OBSERVATÓRIO DE DIREITOS HUMANOS
Por que o crime está em interromper uma gravidez indesejada e não em forçar a gestar?
Ana Maria Bercht | CRp 07/27738
Psicóloga Clínica e Social, Doutoranda em Psicologia do Grupo de Pesquisa Preconceito, Vulnerabilidade e Processos Psicossociais da Pontifícia Universidade Católica do RS (PVPP/ PUCRS).
Não existe aborto legal no Brasil. A frase pode soar estranha, considerando que, desde a criminalização no Código Penal de 1940, há a exceção em casos de estupro. Enquanto psicóloga que pesquisa a área dos direitos reprodutivos, porém, preciso reconhecer não a mera legislação, e sim a realidade como materialmente se impõe em um país com desigualdades estruturantes.
Nosso país é o 4º no mundo e o 1º na América Latina em casamentos infantis. No Brasil, em média, uma criança se torna “mãe” a cada 20 minutos, conforme a Rede Feminista de Saúde do Paraná. As estatísticas revelam uma sociedade na qual o estupro constitui-se como prática masculina normativa, que por vezes se concretiza em outra violência: a gravidez infantil.
Já o escasso direito ao aborto legal é permeado por tantos obstáculos que se torna irrisório frente à realidade do estupro. Madeiro e Diniz (2015) indicam que “entre 2013 e 2015, das 5.075 mulheres e meninas que tentaram acessar o aborto legal, menos da metade conseguiu realizar o procedimento, sendo que 38% delas eram crianças ou adolescentes”. Ou seja, as meninas e mulheres não chegam aos serviços de saúde.
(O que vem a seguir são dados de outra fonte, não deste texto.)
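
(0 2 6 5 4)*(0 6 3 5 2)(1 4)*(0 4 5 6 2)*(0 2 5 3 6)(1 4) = (0 1 3)(2 6)(4 5)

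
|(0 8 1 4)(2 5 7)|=12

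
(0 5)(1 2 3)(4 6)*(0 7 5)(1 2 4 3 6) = (1 4)(2 6 3)(5 7)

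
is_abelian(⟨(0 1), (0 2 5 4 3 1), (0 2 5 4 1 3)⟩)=no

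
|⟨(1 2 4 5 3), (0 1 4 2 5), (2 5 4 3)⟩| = 720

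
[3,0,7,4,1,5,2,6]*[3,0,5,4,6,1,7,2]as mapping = [0→4,1→3,2→2,3→6,4→0,5→1,6→5,7→7]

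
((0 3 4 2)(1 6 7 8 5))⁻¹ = (0 2 4 3)(1 5 8 7 6)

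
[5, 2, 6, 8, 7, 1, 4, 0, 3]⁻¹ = [7, 5, 1, 8, 6, 0, 2, 4, 3]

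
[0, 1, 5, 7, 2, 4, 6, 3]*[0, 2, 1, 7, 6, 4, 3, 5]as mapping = [0→0, 1→2, 2→4, 3→5, 4→1, 5→6, 6→3, 7→7]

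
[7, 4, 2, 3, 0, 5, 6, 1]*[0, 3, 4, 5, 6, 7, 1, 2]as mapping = [0→2, 1→6, 2→4, 3→5, 4→0, 5→7, 6→1, 7→3]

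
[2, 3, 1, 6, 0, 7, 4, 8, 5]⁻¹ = [4, 2, 0, 1, 6, 8, 3, 5, 7]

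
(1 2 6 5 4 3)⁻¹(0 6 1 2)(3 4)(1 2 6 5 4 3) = (0 5 2 6)(1 3)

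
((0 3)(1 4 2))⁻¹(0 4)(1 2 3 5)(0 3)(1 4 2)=(0 5 4 1)(2 3)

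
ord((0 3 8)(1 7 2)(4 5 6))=3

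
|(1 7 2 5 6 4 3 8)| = 8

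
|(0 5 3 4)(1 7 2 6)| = 4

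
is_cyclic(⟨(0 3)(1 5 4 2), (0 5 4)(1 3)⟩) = no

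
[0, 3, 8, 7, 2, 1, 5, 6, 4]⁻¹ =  [0, 5, 4, 1, 8, 6, 7, 3, 2]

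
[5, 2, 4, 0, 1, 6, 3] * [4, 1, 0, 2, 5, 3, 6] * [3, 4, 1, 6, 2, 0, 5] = [6, 3, 0, 2, 4, 5, 1]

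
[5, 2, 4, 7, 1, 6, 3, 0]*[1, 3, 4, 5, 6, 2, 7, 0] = [2, 4, 6, 0, 3, 7, 5, 1]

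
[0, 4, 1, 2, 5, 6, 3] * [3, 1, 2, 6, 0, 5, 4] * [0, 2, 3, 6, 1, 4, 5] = [6, 0, 2, 3, 4, 1, 5]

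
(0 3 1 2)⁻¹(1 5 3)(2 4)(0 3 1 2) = (0 4)(1 2 5)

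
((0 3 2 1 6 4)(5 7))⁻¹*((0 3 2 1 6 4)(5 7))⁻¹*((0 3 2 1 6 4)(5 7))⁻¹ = (0 1)(2 4)(3 6)(5 7)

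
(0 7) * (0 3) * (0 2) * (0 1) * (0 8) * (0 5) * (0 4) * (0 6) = (0 7 3 2 1 8 5 4 6)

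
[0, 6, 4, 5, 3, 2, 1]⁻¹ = [0, 6, 5, 4, 2, 3, 1]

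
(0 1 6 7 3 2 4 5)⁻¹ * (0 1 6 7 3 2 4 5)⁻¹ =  (0 4 3 6)(1 5 2 7)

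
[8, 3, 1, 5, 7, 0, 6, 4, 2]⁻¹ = [5, 2, 8, 1, 7, 3, 6, 4, 0]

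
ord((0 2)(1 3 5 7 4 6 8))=14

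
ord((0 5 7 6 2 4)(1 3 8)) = 6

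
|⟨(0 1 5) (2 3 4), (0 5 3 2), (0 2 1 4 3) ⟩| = 720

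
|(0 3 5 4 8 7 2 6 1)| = 9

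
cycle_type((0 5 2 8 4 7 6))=7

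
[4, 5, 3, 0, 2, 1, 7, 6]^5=[4, 5, 3, 0, 2, 1, 7, 6]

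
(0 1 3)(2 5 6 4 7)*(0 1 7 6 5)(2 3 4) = (0 7 3 1 4 6 2)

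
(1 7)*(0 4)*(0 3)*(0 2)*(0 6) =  (0 4 3 2 6)(1 7)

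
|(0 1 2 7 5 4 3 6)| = 8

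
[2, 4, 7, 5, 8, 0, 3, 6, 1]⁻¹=[5, 8, 0, 6, 1, 3, 7, 2, 4]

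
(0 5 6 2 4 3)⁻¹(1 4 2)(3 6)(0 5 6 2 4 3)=(0 2)(1 3 4)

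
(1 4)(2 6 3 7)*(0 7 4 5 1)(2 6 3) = (0 7 6 2 3 4)(1 5)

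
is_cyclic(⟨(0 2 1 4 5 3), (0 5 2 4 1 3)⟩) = no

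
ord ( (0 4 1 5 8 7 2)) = 7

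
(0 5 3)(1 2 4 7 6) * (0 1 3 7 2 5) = (1 5 7 6 3)(2 4)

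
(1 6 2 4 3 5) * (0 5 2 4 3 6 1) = (0 5)(2 3)(4 6)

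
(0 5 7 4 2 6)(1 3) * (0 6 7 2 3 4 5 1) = (0 1 4 3)(2 7 5)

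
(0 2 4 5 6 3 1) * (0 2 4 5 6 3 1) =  (0 4 6 1 2 5 3)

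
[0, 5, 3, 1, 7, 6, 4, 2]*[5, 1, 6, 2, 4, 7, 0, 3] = [5, 7, 2, 1, 3, 0, 4, 6]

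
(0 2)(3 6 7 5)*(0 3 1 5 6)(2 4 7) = (0 4 7 6 2 3)(1 5)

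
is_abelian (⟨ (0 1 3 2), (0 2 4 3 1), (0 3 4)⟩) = no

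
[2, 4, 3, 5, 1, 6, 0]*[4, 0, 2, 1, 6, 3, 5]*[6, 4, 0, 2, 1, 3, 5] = [0, 5, 4, 2, 6, 3, 1]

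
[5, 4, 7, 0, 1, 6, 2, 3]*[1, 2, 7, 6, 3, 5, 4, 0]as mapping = [0→5, 1→3, 2→0, 3→1, 4→2, 5→4, 6→7, 7→6]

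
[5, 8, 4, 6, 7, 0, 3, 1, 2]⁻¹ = [5, 7, 8, 6, 2, 0, 3, 4, 1]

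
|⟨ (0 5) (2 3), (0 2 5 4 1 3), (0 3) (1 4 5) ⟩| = 720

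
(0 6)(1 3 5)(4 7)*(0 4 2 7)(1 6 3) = (0 3 5 6 4)(2 7)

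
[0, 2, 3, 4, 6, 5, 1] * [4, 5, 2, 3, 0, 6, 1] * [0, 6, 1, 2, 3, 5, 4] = [3, 1, 2, 0, 6, 4, 5]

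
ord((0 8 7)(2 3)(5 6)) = 6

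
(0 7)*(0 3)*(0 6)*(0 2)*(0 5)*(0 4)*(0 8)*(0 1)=(0 7 3 6 2 5 4 8 1)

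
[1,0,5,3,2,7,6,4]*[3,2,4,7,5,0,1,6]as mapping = [0→2,1→3,2→0,3→7,4→4,5→6,6→1,7→5]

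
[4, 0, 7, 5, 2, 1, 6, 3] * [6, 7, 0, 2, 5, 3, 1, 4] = [5, 6, 4, 3, 0, 7, 1, 2]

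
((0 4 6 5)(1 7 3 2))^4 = ()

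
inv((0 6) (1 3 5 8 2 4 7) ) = (0 6) (1 7 4 2 8 5 3) 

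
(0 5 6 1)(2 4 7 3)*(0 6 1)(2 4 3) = (0 5 1 6)(2 3 4 7)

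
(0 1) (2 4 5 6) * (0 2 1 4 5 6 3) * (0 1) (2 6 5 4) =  (0 2 4 5 3 1 6) 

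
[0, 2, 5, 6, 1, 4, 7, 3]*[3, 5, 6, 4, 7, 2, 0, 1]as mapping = [0→3, 1→6, 2→2, 3→0, 4→5, 5→7, 6→1, 7→4]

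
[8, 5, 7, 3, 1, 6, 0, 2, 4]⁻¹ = [6, 4, 7, 3, 8, 1, 5, 2, 0]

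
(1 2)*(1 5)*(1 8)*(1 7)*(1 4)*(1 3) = (1 2 5 8 7 4 3)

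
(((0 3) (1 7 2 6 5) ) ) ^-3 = (0 3) (1 2 5 7 6) 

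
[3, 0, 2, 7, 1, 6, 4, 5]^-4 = [5, 7, 2, 6, 3, 1, 0, 4]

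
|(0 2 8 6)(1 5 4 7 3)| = 20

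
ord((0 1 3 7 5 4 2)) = 7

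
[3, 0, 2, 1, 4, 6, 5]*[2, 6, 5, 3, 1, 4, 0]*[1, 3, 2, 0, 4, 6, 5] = [0, 2, 6, 5, 3, 1, 4]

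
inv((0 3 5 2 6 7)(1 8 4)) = (0 7 6 2 5 3)(1 4 8)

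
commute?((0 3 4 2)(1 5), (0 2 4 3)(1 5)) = yes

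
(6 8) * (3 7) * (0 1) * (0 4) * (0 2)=(0 1 4 2)(3 7)(6 8)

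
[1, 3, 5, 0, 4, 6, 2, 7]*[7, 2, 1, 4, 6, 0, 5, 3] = [2, 4, 0, 7, 6, 5, 1, 3]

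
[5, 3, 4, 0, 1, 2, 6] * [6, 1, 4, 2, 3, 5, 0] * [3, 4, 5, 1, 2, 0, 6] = [0, 5, 1, 6, 4, 2, 3]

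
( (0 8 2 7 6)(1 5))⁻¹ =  (0 6 7 2 8)(1 5)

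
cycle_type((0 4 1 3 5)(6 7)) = 2.5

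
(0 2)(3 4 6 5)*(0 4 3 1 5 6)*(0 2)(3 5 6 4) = (1 6 4 2 3 5)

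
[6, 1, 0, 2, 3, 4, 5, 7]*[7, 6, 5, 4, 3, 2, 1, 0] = [1, 6, 7, 5, 4, 3, 2, 0]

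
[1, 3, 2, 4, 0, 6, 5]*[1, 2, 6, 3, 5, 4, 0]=[2, 3, 6, 5, 1, 0, 4]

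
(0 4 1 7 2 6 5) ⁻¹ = (0 5 6 2 7 1 4) 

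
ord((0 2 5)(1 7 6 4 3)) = 15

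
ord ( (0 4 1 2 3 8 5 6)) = 8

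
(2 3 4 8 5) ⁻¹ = (2 5 8 4 3) 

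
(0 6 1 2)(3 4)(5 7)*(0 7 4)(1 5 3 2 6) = (0 1 6 5 4 2 7 3)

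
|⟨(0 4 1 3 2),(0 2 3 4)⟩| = 120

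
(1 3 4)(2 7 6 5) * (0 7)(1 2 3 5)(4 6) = (0 7 4 2)(1 5 3 6)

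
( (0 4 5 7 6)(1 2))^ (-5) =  (1 2)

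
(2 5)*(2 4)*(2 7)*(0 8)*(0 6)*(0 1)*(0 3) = (0 8 6 1 3)(2 5 4 7)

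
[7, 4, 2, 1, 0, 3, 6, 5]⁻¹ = [4, 3, 2, 5, 1, 7, 6, 0]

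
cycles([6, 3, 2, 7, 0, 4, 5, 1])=(0 6 5 4)(1 3 7)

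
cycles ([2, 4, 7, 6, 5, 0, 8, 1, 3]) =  (0 2 7 1 4 5)(3 6 8)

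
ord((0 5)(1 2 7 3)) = 4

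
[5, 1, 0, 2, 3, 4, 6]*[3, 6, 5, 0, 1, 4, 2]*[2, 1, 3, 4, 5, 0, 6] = [5, 6, 4, 0, 2, 1, 3]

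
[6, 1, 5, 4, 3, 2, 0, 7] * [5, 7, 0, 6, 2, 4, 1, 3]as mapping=[0→1, 1→7, 2→4, 3→2, 4→6, 5→0, 6→5, 7→3]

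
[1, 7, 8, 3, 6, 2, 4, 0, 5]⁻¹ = [7, 0, 5, 3, 6, 8, 4, 1, 2]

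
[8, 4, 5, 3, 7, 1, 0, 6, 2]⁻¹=[6, 5, 8, 3, 1, 2, 7, 4, 0]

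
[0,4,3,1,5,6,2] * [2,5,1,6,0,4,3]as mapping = [0→2,1→0,2→6,3→5,4→4,5→3,6→1]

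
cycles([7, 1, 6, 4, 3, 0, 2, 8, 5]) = (0 7 8 5) (2 6) (3 4) 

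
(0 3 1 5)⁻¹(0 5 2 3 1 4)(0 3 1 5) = (0 2 1 5 4 3)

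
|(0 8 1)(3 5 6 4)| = 12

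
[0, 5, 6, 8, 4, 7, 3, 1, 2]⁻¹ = [0, 7, 8, 6, 4, 1, 2, 5, 3]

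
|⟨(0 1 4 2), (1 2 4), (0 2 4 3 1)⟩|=120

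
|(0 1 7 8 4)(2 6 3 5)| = 20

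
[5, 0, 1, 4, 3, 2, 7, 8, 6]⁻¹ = [1, 2, 5, 4, 3, 0, 8, 6, 7]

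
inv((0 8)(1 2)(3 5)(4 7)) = (0 8)(1 2)(3 5)(4 7)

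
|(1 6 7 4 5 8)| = 6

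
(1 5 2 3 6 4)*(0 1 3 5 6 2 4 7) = (0 1 6 7)(2 5 4 3)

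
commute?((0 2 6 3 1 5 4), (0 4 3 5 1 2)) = no:(0 2 6 3 1 5 4) * (0 4 3 5 1 2) = (2 6 5 3), (0 4 3 5 1 2) * (0 2 6 3 1 5 4) = (1 6 3 4)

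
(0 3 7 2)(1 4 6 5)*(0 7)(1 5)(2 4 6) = (0 3)(1 6)(2 7 4)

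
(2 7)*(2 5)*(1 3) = (1 3)(2 7 5)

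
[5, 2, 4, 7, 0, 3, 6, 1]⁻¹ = [4, 7, 1, 5, 2, 0, 6, 3]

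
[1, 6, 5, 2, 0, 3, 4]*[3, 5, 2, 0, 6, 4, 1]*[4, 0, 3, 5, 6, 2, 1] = [2, 0, 6, 3, 5, 4, 1]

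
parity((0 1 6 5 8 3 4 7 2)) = even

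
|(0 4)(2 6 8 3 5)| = 10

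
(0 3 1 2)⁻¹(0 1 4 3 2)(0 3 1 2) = (0 3 2 4 1)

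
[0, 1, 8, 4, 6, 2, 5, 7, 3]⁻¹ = [0, 1, 5, 8, 3, 6, 4, 7, 2]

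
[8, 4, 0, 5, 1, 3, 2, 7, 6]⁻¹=[2, 4, 6, 5, 1, 3, 8, 7, 0]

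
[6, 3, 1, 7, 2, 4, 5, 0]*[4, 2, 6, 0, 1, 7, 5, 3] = [5, 0, 2, 3, 6, 1, 7, 4]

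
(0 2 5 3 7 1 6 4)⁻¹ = (0 4 6 1 7 3 5 2)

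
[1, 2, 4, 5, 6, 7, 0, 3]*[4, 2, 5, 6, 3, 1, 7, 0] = [2, 5, 3, 1, 7, 0, 4, 6]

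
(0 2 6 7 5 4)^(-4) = (0 6 5)(2 7 4)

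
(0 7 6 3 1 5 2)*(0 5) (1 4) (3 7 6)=(0 6 7 3 4 1) (2 5) 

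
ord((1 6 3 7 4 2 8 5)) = 8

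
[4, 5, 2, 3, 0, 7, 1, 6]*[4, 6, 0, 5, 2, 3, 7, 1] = [2, 3, 0, 5, 4, 1, 6, 7]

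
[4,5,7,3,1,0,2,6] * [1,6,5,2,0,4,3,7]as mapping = [0→0,1→4,2→7,3→2,4→6,5→1,6→5,7→3]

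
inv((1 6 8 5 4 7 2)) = (1 2 7 4 5 8 6)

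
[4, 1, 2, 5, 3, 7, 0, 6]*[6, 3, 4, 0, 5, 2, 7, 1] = [5, 3, 4, 2, 0, 1, 6, 7] 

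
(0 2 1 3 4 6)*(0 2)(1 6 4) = (1 3)(2 6)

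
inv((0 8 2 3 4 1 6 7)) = (0 7 6 1 4 3 2 8)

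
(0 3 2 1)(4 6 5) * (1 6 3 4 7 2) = (0 4 3 1)(2 6 5 7)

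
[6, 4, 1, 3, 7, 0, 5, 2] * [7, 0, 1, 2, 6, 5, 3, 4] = [3, 6, 0, 2, 4, 7, 5, 1]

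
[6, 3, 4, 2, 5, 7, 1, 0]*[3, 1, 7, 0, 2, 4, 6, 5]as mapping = [0→6, 1→0, 2→2, 3→7, 4→4, 5→5, 6→1, 7→3]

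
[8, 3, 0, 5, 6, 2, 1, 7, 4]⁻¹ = [2, 6, 5, 1, 8, 3, 4, 7, 0]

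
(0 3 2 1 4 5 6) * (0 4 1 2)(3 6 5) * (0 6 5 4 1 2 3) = (0 5 4)(1 2 3 6)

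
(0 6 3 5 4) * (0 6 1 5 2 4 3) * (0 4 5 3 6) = (0 1 3 2 5 6 4)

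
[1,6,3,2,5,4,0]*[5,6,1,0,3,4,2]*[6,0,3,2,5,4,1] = [1,3,6,0,5,2,4]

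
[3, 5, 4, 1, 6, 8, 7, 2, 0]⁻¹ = [8, 3, 7, 0, 2, 1, 4, 6, 5]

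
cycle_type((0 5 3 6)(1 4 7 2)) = 4^2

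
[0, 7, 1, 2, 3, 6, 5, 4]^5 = [0, 1, 2, 3, 4, 6, 5, 7]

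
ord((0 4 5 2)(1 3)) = 4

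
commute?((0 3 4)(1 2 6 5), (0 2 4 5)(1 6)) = no:(0 3 4)(1 2 6 5) * (0 2 4 5)(1 6) = (0 3 5 6)(1 4 2), (0 2 4 5)(1 6) * (0 3 4)(1 2 6 5) = (0 6 2)(1 5 3 4)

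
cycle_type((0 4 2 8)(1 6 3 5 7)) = 4.5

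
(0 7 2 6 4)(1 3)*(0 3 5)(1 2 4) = (0 7 4 3 2 6 1 5)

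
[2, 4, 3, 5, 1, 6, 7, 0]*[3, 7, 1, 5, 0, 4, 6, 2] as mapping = [0→1, 1→0, 2→5, 3→4, 4→7, 5→6, 6→2, 7→3] 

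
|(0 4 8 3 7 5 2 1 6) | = 9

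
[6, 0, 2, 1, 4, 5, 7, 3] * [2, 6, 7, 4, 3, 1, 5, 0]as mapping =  [0→5, 1→2, 2→7, 3→6, 4→3, 5→1, 6→0, 7→4]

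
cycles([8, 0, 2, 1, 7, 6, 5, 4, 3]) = (0 8 3 1) (4 7) (5 6) 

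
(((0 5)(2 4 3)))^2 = (2 3 4)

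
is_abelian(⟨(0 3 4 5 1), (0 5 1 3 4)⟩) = no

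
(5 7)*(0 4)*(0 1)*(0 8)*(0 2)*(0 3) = (0 4 1 8 2 3)(5 7)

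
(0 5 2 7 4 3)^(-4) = (0 2 4)(3 5 7)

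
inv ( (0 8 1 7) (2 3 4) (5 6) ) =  (0 7 1 8) (2 4 3) (5 6) 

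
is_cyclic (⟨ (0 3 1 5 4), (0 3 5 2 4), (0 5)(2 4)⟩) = no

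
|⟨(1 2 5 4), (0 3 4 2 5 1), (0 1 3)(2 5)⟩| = 720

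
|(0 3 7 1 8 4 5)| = 7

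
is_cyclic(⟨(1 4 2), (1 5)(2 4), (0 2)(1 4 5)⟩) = no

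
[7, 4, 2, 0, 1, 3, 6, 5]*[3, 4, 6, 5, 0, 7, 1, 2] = [2, 0, 6, 3, 4, 5, 1, 7]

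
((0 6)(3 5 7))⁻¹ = (0 6)(3 7 5)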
Das que chegam, a maioria não consegue realizar o aborto.
Este cenário não foi construído ao acaso. Refletida nas punições legais e na falta de estruturação das políticas públicas está a ideologia masculina avançada, em especial, por setores conservadores e religiosos. Chamo de ideologia justamente para nomear o enquadre que se passa como neutro, mas que trata dos interesses das classes dominantes.
Guillaumin (2016) define como “sexagem” a apropriação não só do tempo e da força de trabalho das mulheres, mas dos nossos próprios corpos. Soma-se a isso a ausência de mulheres na política, culminando em um Estado composto, desde sua criação, por homens que legislam e decidem sobre nossos corpos e nossas vidas.
É essa estrutura de poder que cria o regime de verdade no qual o discurso do aborto como crime, e como ato capaz de originar uma punição sobrenatural, torna-se verdade. Já a definição da ONU (2016), de que negar acesso ao aborto em casos de estupro é tortura, é vista como ilegítima. Assim, as alas conservadoras formatam a pauta do aborto como discussão moral, fusionando Estado e religiões cristãs. O governo torna-se um propulsor da hegemonização destas crenças religiosas, que buscam proteger o patriarcado enquanto regime de poder.
Por meio de processos ideológicos e do campo da perversidade, ao mesmo tempo que estas alas posicionam-se no discurso público como contrárias à violência sexual, nas bancadas legislativas empurram projetos de lei como o 2893/2019, que propõe a criminalização total do aborto. No PL, afirma-se que um estuprador é mais inocente que uma mulher vítima que acessa o aborto, afinal ele não matou ninguém, e ela sim. Na mesma linha, aquela que foi ministra durante quatro anos afirmou à Folha de São Paulo, em 2018, que mulheres nasceram para ser mães e não deveriam se ausentar “do lar”.
É ela também que tentou impedir uma menina de 10 anos, do Espírito Santo, de acessar o direito ao aborto, bem como disse que crianças em Marajó eram estupradas por falta de calcinhas. Não é à toa que costumam ser estas as mulheres em instituições de poder. Não há também contradição quando dizem que defendem as crianças ao passo que se colocam contra a educação sexual nas escolas. Há projeto ideológico.